HerzSt (Johannes 20:21) 21 Jezus dan zei opnieuw tegen hen: Vrede zij u! Zoals de Vader Mij gezonden heeft, zend Ik ook u.

De Heilige Geest werd uitgestort op de apostelen en de eerste discipelen:

HerzSt (Handelingen 1:13-14) 13 En toen zij in Jeruzalem gekomen waren, gingen zij naar de bovenzaal en bleven daar, namelijk Petrus en Jakobus en Johannes en Andreas, Filippus en Thomas, Bartholomeüs en Mattheüs, Jakobus, de zoon van Alfeüs, en Simon Zelotes, en Judas, de broer van Jakobus. 14 Dezen bleven allen eensgezind volharden in het bidden en smeken, met de vrouwen en Maria, de moeder van Jezus, en met  Zijn broers.
HerzSt (Handelingen 2:4) 4 En zij werden allen vervuld met de Heilige Geest en begonnen te spreken  in andere talen, zoals de Geest hun gaf uit te spreken.

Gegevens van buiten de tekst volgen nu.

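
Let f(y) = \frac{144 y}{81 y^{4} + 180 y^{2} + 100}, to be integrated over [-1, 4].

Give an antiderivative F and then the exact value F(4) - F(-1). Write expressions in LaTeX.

Antiderivative: F(y) = - \frac{8}{9 y^{2} + 10}; value = \frac{540}{1463}

f matches the chain-rule pattern g'(h)*h' with inner function h(y) = \frac{3 y^{2}}{2} + \frac{5}{3}; substituting u = h(y) collapses the integral.
F(y) = - \frac{8}{9 y^{2} + 10} is an antiderivative of f.
Check: d/dy[- \frac{8}{9 y^{2} + 10}] = \frac{144 y}{81 y^{4} + 180 y^{2} + 100} = f(y).
F(4) = - \frac{4}{77}; F(-1) = - \frac{8}{19}.
Integral = F(4) - F(-1) = \frac{540}{1463}.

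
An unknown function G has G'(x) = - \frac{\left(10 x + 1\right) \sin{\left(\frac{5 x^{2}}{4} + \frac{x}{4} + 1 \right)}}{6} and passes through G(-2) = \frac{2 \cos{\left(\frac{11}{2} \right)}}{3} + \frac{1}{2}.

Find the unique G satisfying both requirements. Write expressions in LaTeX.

G(x) = \frac{4 \cos{\left(\frac{5 x^{2}}{4} + \frac{x}{4} + 1 \right)} + 3}{6}

G'(x) matches the chain-rule pattern g'(h)*h' with inner function h(x) = \frac{5 x^{2}}{4} + \frac{x}{4} + 1; substituting u = h(x) collapses the integral.
A general antiderivative is \frac{2 \cos{\left(\frac{5 x^{2}}{4} + \frac{x}{4} + 1 \right)}}{3} + C.
The condition gives C = \frac{2 \cos{\left(\frac{11}{2} \right)}}{3} + \frac{1}{2} - (\frac{2 \cos{\left(\frac{11}{2} \right)}}{3}) = \frac{1}{2}.
So G(x) = \frac{4 \cos{\left(\frac{5 x^{2}}{4} + \frac{x}{4} + 1 \right)} + 3}{6}.
Check: d/dx[\frac{4 \cos{\left(\frac{5 x^{2}}{4} + \frac{x}{4} + 1 \right)} + 3}{6}] = - \frac{5 x \sin{\left(\frac{5 x^{2}}{4} + \frac{x}{4} + 1 \right)}}{3} - \frac{\sin{\left(\frac{5 x^{2}}{4} + \frac{x}{4} + 1 \right)}}{6}, which equals G'(x).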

Ze begonnen te spreken zoals de Geest hen ingaf, in verschillende talen, tegen Joden uit alle volken van de wereld,  Parthen, Meden, Elamieten, Mesopotamië, Judea, Kappadocië, Pontus, Asia, Frygië, Pamfylië, Egypte, streken van Libië, Romeinen, Kretenzen en Arabieren: (Hand. 2:9-11)

HerzSt (Handelingen 2:5) 5 Nu woonden er Joden in Jeruzalem, godvrezende mannen uit alle volken die er onder de hemel zijn.

Na het uitstorten van de Heilige Geest gaf Petrus een toespraak:

HerzSt (Handelingen 2:14-15, 38) 14 Maar Petrus, die daar met de elf andere apostelen stond, verhief zijn stem en sprak tot hen: Joodse mannen en u allen die in Jeruzalem woont, dit moet u bekend zijn en laat mijn woorden tot uw oren doordringen: 15 deze mensen zijn namelijk niet dronken, zoals u vermoedt, want het is pas het derde uur van de dag….38 En Petrus zei tegen hen: Bekeer u en laat ieder van u gedoopt worden in de Naam van Jezus Christus, tot vergeving van de zonden; en u zult de gave van de Heilige Geest ontvangen.

Ongeveer 3000 Joden gaven op die dag gehoor aan Petrus verzoek:

HerzSt (Handelingen 2:41-43) 41 Zij nu die zijn woord met vreugde aannamen, werden gedoopt; en ongeveer drieduizend zielen werden er op die dag aan hen toegevoegd. 42 En zij volhardden in de leer van de apostelen en in de gemeenschap, in het breken van het brood en in de gebeden. 43 En er kwam vrees over iedereen;  en er werden  veel wonderen en tekenen door de apostelen gedaan.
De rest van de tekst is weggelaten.